Black History: Ella Fitzgerald



April 25,1917-June 15, 1996

Ella Fitzgerald was born " Ella Jane Fitzgerald" in Newport News, Virginia. She was the last of four great female jazz singers (including Billie Holiday, Sarah Vaughan, and Carmen McRae) who defined one of the most prolific eras in jazz vocal style. Ella was nicknamed the "First Lady of Song" and the "First Lady of Jazz". She had extraordinary vocal skills from the time she was a teenager, and joined the Chick Webb Orchestra in 1935 when she was 16 years old. With an output of more than 200 albums, she was at her sophisticated best with the songs of Richard Rodgers and Lorenz Hart, of George Gershwin, and of Cole Porter.

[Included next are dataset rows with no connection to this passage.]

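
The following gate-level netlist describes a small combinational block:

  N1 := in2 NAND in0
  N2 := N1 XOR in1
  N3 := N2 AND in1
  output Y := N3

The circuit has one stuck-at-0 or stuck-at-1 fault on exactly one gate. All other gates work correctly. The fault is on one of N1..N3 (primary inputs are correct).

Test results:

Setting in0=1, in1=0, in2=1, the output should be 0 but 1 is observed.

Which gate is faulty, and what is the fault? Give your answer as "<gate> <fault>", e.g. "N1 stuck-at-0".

N3 stuck-at-1

Fault-free values for test 1 (in0=1, in1=0, in2=1): N1=0, N2=0, N3=0, giving Y=0. Observed 1.
Test 1: faults giving observed 1 are {N3 stuck-at-1}.
Only N3 stuck-at-1 is consistent with every test.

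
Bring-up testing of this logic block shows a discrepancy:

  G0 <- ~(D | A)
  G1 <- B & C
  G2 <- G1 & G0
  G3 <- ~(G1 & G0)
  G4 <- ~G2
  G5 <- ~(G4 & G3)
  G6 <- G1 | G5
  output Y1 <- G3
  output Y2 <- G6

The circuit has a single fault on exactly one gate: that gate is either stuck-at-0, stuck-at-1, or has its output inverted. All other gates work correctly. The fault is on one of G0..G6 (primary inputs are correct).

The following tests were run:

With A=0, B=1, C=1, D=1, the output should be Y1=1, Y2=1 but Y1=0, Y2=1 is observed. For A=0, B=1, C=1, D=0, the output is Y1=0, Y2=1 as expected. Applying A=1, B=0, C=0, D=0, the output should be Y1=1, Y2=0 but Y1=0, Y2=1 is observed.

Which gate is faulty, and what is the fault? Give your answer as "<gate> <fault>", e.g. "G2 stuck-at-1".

Fault-free values for test 1 (A=0, B=1, C=1, D=1): G0=0, G1=1, G2=0, G3=1, G4=1, G5=0, G6=1, giving Y1=1, Y2=1. Observed Y1=0, Y2=1.
Test 1: faults giving observed Y1=0, Y2=1 are {G0 stuck-at-1, G0 inverted output, G3 stuck-at-0, G3 inverted output}.
Test 2 (A=0, B=1, C=1, D=0): fault-free G0=1, G1=1, G2=1, G3=0, G4=0, G5=1, G6=1 → Y1=0, Y2=1; observed Y1=0, Y2=1. Eliminates G0 inverted output, G3 inverted output.
Test 3 (A=1, B=0, C=0, D=0): fault-free G0=0, G1=0, G2=0, G3=1, G4=1, G5=0, G6=0 → Y1=1, Y2=0; observed Y1=0, Y2=1. Eliminates G0 stuck-at-1.
Only G3 stuck-at-0 is consistent with every test.

G3 stuck-at-0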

Her 13 Grammy awards are more than any other jazz performer, and she won the Best Female Vocalist award three years in a row. Completely at home with up-tempo songs, her "scat singing" placed her jazz vocals with the finest jazz instrumentalists, and it was this magnificent voice that she brought to her film appearances. Her last few years, during which she had a bout with congestive heart failure and suffered bilateral amputation of her legs from complications of diabetes, were spent in seclusion.


Ella getting it in with her "Scat Singing"




"Fever" was one of the best songs that Ella ever song. It was one of those songs that got a lot of men "HOT" back in the days and probably a lot of the men today hot if the right female performed it!